En cuanto a las piezas de no-ficción que leímos, aprendí sobre la forma en que la ciencia y humanidades más analíticas (la antropología, la sociología) se encuentran también en un punto de la historia en las que se cuestionan los conceptos que por años formaron parte de la normatividad científica. En piezas como The Government of Beans (Kregg Hetherington), Limber (Angela Pelster), Una trenza de Hierba Sagrada (Robin Wall Kimmerer) o The Mushroom at the End of The World (Anna Tsing) pude apreciar la manera en que, desde la narrativa ensayística contemporánea, se les da voz a seres que previamente se creía desposeídos de agencia: la flora que es parte de la alimentación básica humana (como la soya, el maíz, distintos tipos de granos, la calabaza e incluso las setas) cobra vida en los textos leídos, a la vez que otros como The Chernobyl Herbarium (Michael Marder), Astroecology (Johannes Helden), Cortezas (Didi-Huberman) y Ecodeviance (CA Conrad) no sólo resultaron en muestras de arte contemporáneo cross-género y de cómo se puede escribir desde el no-centro, sino que además despertaron en mí una consciencia sobre la vitalidad de las plantas, la interconexión que tenemos todos los seres que poblamos el planeta tierra y, por supuesto, decantando en la reflexión sobre todo lo que estamos haciendo mal como civilización, que podría acabar con nuestra existencia y la de las especies compañeras. 

Y hablando de compañeres, las entregas de los alumnes del Ph.D. en Escritura Creativa en Español y los comentarios de taller, incluyendo los pertinentes al área de la lingüística que aportó Julio César López Otero, representaron un intercambio de ideas y perspectivas que consideré un lujo.

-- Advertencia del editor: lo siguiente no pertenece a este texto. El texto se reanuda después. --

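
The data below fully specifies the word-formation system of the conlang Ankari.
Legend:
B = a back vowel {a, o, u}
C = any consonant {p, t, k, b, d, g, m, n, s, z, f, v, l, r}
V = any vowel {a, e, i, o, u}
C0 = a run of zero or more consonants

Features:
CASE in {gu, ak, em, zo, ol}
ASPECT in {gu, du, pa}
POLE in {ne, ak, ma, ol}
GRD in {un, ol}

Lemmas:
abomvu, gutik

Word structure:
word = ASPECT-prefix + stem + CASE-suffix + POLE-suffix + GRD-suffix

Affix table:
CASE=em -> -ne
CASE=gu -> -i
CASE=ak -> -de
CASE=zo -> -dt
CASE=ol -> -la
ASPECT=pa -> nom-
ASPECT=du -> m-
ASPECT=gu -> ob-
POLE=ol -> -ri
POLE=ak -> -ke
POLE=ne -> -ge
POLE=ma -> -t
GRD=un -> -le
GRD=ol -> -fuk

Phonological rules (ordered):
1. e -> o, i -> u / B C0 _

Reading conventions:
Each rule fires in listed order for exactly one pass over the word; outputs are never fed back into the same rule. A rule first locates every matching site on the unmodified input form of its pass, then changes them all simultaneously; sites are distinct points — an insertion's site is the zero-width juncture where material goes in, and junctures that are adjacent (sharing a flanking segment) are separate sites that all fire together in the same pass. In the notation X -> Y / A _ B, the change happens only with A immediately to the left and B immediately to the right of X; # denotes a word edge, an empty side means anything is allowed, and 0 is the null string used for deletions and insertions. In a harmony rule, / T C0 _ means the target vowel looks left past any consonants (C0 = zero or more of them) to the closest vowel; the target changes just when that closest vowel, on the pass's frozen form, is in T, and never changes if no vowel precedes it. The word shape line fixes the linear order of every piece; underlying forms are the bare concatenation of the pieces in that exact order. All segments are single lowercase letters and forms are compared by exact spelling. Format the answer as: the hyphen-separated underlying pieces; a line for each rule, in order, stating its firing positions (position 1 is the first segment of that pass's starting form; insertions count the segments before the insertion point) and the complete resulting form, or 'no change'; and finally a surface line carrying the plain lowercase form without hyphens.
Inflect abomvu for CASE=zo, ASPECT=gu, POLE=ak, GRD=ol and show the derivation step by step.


underlying: ob-abomvu-dt-ke-fuk
1. e -> o, i -> u / B C0 _: fires at position(s) 12: obabomvudtkofuk
surface: obabomvudtkofuk


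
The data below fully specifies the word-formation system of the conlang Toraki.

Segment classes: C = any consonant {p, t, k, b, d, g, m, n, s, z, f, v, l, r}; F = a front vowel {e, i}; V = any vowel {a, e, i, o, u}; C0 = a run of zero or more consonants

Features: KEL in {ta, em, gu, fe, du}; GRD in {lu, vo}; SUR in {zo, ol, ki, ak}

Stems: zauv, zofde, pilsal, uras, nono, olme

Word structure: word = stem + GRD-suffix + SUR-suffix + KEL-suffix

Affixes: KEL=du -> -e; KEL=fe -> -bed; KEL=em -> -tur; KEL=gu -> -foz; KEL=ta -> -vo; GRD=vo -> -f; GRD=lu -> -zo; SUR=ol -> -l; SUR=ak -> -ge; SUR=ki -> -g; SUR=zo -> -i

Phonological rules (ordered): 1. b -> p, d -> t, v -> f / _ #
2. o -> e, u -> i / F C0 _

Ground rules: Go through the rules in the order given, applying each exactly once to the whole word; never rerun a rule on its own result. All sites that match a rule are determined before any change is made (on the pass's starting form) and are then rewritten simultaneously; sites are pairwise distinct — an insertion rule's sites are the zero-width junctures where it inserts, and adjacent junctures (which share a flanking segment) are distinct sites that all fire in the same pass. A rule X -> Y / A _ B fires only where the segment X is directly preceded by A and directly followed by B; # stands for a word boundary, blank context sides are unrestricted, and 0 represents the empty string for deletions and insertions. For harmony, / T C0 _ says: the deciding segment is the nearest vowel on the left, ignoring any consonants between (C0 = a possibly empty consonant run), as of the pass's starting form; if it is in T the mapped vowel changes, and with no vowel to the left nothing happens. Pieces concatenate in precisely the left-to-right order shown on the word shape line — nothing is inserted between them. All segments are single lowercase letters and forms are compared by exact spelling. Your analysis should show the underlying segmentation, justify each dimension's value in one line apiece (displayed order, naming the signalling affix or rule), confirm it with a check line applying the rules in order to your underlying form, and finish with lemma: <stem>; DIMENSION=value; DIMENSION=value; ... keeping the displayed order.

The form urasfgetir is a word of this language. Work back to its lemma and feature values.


underlying: uras-f-ge-tur
KEL=em - signalled by the affix -tur
GRD=vo - signalled by the affix -f
SUR=ak - signalled by the affix -ge
check: urasfgetur -> urasfgetur -> urasfgetir
lemma: uras; KEL=em; GRD=vo; SUR=ak


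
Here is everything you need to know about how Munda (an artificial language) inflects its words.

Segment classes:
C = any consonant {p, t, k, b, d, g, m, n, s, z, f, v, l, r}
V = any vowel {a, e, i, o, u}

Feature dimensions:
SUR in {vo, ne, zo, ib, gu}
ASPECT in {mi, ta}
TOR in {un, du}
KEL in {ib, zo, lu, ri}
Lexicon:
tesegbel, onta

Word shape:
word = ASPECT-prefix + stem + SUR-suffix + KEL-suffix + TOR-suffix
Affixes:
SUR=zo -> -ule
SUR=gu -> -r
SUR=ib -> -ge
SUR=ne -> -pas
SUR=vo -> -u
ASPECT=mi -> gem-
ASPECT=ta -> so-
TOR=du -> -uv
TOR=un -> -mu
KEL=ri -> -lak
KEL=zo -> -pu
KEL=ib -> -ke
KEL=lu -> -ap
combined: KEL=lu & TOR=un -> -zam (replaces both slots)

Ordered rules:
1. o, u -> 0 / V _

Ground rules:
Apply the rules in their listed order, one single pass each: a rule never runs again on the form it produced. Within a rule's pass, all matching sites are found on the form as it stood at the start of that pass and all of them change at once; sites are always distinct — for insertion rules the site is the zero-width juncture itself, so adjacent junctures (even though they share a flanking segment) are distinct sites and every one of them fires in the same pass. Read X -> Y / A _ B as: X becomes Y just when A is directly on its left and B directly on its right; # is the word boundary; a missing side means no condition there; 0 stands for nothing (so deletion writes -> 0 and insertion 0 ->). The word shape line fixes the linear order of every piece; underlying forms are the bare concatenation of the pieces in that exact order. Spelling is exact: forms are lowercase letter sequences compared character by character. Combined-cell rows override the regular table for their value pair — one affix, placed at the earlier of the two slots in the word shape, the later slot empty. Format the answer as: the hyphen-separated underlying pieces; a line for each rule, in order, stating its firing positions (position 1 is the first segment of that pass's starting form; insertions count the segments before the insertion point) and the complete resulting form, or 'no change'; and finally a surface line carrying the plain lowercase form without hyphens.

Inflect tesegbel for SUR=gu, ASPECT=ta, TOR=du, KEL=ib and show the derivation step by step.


underlying: so-tesegbel-r-ke-uv
1. o, u -> 0 / V _: fires at position(s) 14: sotesegbelrkev
surface: sotesegbelrkev


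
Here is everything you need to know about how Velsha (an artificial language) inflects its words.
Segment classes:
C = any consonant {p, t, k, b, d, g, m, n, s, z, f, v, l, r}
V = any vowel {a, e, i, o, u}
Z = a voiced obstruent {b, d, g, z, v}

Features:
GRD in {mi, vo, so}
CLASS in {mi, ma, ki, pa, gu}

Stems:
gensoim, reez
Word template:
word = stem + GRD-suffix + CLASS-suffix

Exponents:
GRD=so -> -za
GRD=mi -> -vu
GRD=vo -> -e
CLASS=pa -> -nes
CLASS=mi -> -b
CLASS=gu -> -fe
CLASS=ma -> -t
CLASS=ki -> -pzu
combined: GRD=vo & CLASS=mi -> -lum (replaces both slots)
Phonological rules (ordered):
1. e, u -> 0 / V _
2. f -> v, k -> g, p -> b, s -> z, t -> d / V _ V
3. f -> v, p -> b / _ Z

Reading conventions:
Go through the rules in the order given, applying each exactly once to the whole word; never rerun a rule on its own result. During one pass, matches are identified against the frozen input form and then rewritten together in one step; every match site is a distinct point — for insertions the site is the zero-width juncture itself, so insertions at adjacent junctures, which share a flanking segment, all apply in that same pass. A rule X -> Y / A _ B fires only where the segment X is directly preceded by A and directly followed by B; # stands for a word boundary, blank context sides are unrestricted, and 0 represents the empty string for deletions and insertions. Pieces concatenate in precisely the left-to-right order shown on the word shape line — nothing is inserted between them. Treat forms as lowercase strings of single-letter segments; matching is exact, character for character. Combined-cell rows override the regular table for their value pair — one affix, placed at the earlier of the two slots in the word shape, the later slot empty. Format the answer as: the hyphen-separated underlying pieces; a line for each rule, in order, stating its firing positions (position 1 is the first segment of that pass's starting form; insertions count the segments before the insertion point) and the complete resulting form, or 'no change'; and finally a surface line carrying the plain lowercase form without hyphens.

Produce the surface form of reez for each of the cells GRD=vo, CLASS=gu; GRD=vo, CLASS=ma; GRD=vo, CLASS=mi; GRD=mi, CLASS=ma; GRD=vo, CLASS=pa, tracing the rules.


cell GRD=vo, CLASS=gu:
underlying: reez-e-fe
1. e, u -> 0 / V _: fires at position(s) 3: rezefe
2. f -> v, k -> g, p -> b, s -> z, t -> d / V _ V: fires at position(s) 5: rezeve
3. f -> v, p -> b / _ Z: no change
surface: rezeve

cell GRD=vo, CLASS=ma:
underlying: reez-e-t
1. e, u -> 0 / V _: fires at position(s) 3: rezet
2. f -> v, k -> g, p -> b, s -> z, t -> d / V _ V: no change
3. f -> v, p -> b / _ Z: no change
surface: rezet

cell GRD=vo, CLASS=mi:
underlying: reez-lum
1. e, u -> 0 / V _: fires at position(s) 3: rezlum
2. f -> v, k -> g, p -> b, s -> z, t -> d / V _ V: no change
3. f -> v, p -> b / _ Z: no change
surface: rezlum

cell GRD=mi, CLASS=ma:
underlying: reez-vu-t
1. e, u -> 0 / V _: fires at position(s) 3: rezvut
2. f -> v, k -> g, p -> b, s -> z, t -> d / V _ V: no change
3. f -> v, p -> b / _ Z: no change
surface: rezvut

cell GRD=vo, CLASS=pa:
underlying: reez-e-nes
1. e, u -> 0 / V _: fires at position(s) 3: rezenes
2. f -> v, k -> g, p -> b, s -> z, t -> d / V _ V: no change
3. f -> v, p -> b / _ Z: no change
surface: rezenes


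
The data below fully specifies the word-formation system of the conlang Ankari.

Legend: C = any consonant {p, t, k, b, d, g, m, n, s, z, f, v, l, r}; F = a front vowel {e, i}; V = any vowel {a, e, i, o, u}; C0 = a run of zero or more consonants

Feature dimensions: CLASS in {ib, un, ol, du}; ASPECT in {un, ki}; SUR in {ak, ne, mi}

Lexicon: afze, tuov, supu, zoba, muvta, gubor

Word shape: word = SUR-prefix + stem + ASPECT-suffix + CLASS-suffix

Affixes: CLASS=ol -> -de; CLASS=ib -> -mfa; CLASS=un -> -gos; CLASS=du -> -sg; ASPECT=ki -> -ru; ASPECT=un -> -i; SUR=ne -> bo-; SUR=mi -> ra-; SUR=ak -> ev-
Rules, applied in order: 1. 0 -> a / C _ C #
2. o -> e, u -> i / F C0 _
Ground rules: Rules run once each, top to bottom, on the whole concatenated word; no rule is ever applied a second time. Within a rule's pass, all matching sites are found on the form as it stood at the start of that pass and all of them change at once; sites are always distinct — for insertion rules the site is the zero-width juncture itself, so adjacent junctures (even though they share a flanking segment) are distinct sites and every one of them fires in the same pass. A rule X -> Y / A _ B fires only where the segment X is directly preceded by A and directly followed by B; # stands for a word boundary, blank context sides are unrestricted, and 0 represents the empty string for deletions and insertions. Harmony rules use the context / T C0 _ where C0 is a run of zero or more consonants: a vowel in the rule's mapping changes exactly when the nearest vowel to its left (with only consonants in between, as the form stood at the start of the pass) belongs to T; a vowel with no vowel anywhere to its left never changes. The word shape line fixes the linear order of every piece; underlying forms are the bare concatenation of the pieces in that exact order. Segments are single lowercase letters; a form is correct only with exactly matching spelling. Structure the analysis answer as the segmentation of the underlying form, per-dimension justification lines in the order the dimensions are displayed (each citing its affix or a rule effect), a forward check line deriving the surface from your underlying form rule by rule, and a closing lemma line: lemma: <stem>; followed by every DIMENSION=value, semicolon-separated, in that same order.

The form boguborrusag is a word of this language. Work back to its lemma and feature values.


underlying: bo-gubor-ru-sg
CLASS=du - signalled by the affix -sg
ASPECT=ki - signalled by the affix -ru
SUR=ne - signalled by the affix bo-
check: boguborrusg -> boguborrusag -> boguborrusag
lemma: gubor; CLASS=du; ASPECT=ki; SUR=ne


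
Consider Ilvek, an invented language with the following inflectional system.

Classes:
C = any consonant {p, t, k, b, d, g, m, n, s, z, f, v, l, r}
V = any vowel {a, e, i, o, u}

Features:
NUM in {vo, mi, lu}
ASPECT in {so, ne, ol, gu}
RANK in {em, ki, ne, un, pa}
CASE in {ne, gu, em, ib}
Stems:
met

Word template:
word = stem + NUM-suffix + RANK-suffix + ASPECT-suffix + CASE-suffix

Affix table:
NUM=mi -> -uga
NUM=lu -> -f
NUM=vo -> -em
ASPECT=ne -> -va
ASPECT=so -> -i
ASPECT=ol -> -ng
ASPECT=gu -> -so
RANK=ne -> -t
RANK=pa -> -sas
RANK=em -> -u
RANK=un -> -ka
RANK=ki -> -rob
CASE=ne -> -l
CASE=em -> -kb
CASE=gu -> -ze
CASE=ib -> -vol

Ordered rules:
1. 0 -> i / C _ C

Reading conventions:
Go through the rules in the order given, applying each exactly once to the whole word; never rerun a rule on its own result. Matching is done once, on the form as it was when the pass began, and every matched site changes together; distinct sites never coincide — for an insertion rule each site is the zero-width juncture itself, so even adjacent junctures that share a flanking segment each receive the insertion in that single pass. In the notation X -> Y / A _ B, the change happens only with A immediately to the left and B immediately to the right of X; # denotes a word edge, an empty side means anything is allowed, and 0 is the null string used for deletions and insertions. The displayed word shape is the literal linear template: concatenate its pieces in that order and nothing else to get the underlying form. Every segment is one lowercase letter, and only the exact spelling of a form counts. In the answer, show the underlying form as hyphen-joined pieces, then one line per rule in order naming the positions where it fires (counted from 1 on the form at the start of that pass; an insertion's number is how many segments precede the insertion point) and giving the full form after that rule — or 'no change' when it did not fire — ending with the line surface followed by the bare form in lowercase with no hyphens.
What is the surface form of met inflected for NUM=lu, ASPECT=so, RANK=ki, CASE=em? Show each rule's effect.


underlying: met-f-rob-i-kb
1. 0 -> i / C _ C: inserts after position(s) 3, 4, 9: metifirobikib
surface: metifirobikib


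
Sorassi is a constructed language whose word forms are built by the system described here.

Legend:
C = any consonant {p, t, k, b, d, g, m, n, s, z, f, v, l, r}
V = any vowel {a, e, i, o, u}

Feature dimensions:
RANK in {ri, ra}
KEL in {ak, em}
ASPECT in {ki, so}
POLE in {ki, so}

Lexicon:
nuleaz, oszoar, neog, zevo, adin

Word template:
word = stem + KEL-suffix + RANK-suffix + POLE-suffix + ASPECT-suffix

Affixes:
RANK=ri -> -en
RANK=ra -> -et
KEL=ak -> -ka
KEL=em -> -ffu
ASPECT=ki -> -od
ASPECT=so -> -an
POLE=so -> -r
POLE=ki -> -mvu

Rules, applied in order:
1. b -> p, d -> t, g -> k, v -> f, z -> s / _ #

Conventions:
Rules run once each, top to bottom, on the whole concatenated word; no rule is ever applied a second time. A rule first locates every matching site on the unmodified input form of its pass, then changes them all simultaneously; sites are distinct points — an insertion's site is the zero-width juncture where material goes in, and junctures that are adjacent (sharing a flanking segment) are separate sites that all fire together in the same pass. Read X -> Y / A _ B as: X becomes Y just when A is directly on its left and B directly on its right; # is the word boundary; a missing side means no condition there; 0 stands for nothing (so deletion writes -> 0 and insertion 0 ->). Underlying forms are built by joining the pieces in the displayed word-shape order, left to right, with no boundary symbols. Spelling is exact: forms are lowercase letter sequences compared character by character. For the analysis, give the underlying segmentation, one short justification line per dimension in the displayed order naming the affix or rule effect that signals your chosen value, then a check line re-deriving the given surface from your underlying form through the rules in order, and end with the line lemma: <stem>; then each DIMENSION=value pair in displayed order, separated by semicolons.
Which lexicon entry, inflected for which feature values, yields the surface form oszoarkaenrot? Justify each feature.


underlying: oszoar-ka-en-r-od
RANK=ri - signalled by the affix -en
KEL=ak - signalled by the affix -ka
ASPECT=ki - signalled by the affix -od
POLE=so - signalled by the affix -r
check: oszoarkaenrod -> oszoarkaenrot
lemma: oszoar; RANK=ri; KEL=ak; ASPECT=ki; POLE=so


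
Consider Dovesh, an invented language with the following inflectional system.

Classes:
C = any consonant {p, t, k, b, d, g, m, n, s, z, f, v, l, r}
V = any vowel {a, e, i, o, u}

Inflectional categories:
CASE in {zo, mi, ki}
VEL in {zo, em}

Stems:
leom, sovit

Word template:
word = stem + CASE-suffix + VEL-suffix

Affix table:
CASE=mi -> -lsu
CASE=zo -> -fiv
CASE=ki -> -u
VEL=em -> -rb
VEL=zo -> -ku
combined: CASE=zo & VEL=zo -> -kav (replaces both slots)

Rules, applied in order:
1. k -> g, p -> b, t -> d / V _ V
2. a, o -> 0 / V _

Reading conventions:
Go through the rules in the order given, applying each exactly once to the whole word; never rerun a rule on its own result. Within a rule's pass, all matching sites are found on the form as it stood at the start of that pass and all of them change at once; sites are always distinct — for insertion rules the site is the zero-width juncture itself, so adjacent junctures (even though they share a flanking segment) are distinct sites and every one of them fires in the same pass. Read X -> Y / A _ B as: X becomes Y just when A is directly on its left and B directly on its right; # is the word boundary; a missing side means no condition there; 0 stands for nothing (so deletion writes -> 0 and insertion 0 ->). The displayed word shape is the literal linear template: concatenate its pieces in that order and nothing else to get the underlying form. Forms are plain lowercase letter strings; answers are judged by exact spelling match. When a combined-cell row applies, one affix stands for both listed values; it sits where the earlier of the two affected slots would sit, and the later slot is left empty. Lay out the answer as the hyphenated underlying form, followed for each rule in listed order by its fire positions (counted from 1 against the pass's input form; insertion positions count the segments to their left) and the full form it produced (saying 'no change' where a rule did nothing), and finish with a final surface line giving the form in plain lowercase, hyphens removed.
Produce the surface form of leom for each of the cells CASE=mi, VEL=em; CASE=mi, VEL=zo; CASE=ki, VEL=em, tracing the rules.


cell CASE=mi, VEL=em:
underlying: leom-lsu-rb
1. k -> g, p -> b, t -> d / V _ V: no change
2. a, o -> 0 / V _: fires at position(s) 3: lemlsurb
surface: lemlsurb

cell CASE=mi, VEL=zo:
underlying: leom-lsu-ku
1. k -> g, p -> b, t -> d / V _ V: fires at position(s) 8: leomlsugu
2. a, o -> 0 / V _: fires at position(s) 3: lemlsugu
surface: lemlsugu

cell CASE=ki, VEL=em:
underlying: leom-u-rb
1. k -> g, p -> b, t -> d / V _ V: no change
2. a, o -> 0 / V _: fires at position(s) 3: lemurb
surface: lemurb


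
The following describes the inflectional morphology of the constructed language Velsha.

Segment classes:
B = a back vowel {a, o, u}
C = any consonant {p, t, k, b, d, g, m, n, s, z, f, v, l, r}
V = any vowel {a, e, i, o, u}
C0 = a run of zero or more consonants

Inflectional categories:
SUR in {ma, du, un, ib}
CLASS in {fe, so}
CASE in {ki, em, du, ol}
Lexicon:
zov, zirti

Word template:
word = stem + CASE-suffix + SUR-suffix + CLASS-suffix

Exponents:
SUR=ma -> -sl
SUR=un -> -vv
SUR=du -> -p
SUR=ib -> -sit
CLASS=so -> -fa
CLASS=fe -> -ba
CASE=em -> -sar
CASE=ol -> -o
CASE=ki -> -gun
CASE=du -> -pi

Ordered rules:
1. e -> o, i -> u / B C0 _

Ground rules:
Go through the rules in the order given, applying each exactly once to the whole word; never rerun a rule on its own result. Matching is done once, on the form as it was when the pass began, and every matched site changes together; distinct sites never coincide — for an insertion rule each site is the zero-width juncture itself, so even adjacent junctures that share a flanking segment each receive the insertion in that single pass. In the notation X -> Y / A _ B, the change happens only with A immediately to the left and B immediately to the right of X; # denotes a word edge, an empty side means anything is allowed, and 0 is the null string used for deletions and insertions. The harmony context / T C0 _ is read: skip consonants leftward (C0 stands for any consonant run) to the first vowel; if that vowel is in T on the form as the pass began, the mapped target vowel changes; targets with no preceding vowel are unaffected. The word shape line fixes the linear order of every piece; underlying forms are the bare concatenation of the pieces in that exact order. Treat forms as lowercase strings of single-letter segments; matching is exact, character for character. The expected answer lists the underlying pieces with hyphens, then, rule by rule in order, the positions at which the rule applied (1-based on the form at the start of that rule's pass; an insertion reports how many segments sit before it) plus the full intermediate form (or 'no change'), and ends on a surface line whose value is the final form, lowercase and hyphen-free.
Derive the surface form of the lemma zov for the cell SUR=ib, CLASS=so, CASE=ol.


underlying: zov-o-sit-fa
1. e -> o, i -> u / B C0 _: fires at position(s) 6: zovosutfa
surface: zovosutfa


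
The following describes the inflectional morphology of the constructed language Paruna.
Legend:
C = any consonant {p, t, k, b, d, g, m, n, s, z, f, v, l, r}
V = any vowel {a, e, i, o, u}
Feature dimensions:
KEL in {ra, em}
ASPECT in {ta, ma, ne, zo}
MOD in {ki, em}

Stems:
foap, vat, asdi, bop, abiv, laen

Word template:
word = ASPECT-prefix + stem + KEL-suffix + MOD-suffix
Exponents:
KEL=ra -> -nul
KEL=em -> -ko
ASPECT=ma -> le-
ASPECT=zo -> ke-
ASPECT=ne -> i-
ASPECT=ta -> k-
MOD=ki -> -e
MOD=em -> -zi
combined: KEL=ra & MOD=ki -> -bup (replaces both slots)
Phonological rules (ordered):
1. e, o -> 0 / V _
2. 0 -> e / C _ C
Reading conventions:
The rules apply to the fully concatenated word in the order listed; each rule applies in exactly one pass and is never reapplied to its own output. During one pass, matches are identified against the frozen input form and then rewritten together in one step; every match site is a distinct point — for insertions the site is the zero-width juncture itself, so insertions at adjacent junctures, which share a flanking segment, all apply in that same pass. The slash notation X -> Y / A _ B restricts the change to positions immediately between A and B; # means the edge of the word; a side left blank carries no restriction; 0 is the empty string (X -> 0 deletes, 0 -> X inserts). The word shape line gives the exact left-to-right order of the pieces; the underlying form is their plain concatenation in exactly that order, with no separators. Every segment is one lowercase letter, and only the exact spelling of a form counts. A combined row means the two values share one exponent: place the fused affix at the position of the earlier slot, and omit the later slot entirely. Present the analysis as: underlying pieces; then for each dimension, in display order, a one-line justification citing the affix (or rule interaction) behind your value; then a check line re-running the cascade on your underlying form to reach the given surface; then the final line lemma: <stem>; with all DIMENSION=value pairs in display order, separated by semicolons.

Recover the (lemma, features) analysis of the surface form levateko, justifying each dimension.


underlying: le-vat-ko-e
KEL=em - signalled by the affix -ko
ASPECT=ma - signalled by the affix le-
MOD=ki - signalled by the affix -e
check: levatkoe -> levatko -> levateko
lemma: vat; KEL=em; ASPECT=ma; MOD=ki


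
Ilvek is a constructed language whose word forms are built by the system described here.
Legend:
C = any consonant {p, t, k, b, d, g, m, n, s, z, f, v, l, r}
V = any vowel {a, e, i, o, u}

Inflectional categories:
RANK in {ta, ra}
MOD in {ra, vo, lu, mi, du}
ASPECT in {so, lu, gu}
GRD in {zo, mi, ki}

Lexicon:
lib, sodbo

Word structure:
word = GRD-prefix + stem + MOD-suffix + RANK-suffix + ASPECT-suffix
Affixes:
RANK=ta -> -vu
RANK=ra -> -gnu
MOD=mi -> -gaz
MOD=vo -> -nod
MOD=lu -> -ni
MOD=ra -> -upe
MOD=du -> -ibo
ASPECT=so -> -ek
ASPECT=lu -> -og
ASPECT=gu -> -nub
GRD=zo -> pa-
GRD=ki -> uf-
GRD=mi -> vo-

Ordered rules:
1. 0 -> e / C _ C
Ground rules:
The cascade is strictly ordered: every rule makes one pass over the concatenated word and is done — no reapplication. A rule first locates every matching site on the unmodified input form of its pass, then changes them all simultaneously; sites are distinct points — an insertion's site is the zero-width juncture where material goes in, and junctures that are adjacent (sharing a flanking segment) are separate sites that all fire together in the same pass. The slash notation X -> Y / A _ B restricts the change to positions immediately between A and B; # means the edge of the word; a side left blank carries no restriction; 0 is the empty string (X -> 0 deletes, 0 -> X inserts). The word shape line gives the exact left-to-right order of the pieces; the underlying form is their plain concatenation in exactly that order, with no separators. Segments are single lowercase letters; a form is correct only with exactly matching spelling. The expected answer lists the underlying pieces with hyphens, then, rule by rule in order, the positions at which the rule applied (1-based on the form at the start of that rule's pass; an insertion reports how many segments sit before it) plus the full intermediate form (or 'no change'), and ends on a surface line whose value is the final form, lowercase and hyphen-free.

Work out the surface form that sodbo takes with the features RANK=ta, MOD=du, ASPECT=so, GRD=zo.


underlying: pa-sodbo-ibo-vu-ek
1. 0 -> e / C _ C: inserts after position(s) 5: pasodeboibovuek
surface: pasodeboibovuek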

Cada une de elles trajo sus experiencias desde diferentes zonas geográficas, naciones con historias específicas y conflictos políticos notables, además de la diversidad de especializaciones que cada une ha tenido: algunes provenientes del teatro, otres de las artes visuales, las ciencias sociales o, como yo misma, del análisis literario (que siempre será un análisis más “tradicional,” comparado con la manera en que la doctora Rivera Garza nos inspira a observar los textos desde posturas no convencionales), resultó en una riqueza de aportaciones que hizo crecer a mi propio proyecto creativo en temática y técnicas, y cambió muchas de las formas en que he venido escribiendo. 

Pude notar el desconcierto de quienes recién se unen al programa, esto lo entiendo como un proceso cíclico, pues yo era elles cuando tomé por primera vez un taller con Cristina. Esta diferencia me sirvió como referencia de lo mucho que se puede crecer estando en un programa de escritura creativa a nivel de doctorado y, definitivamente, me aporta algo parecido a la esperanza de por qué es necesario seguir escribiendo más allá de los límites y normas, más allá de los convencionalismos de las tradiciones literarias, del lenguaje (RAE), de los nacionalismos, de los intereses capitalistas, del monoculturalismo y hasta del monolingüismo.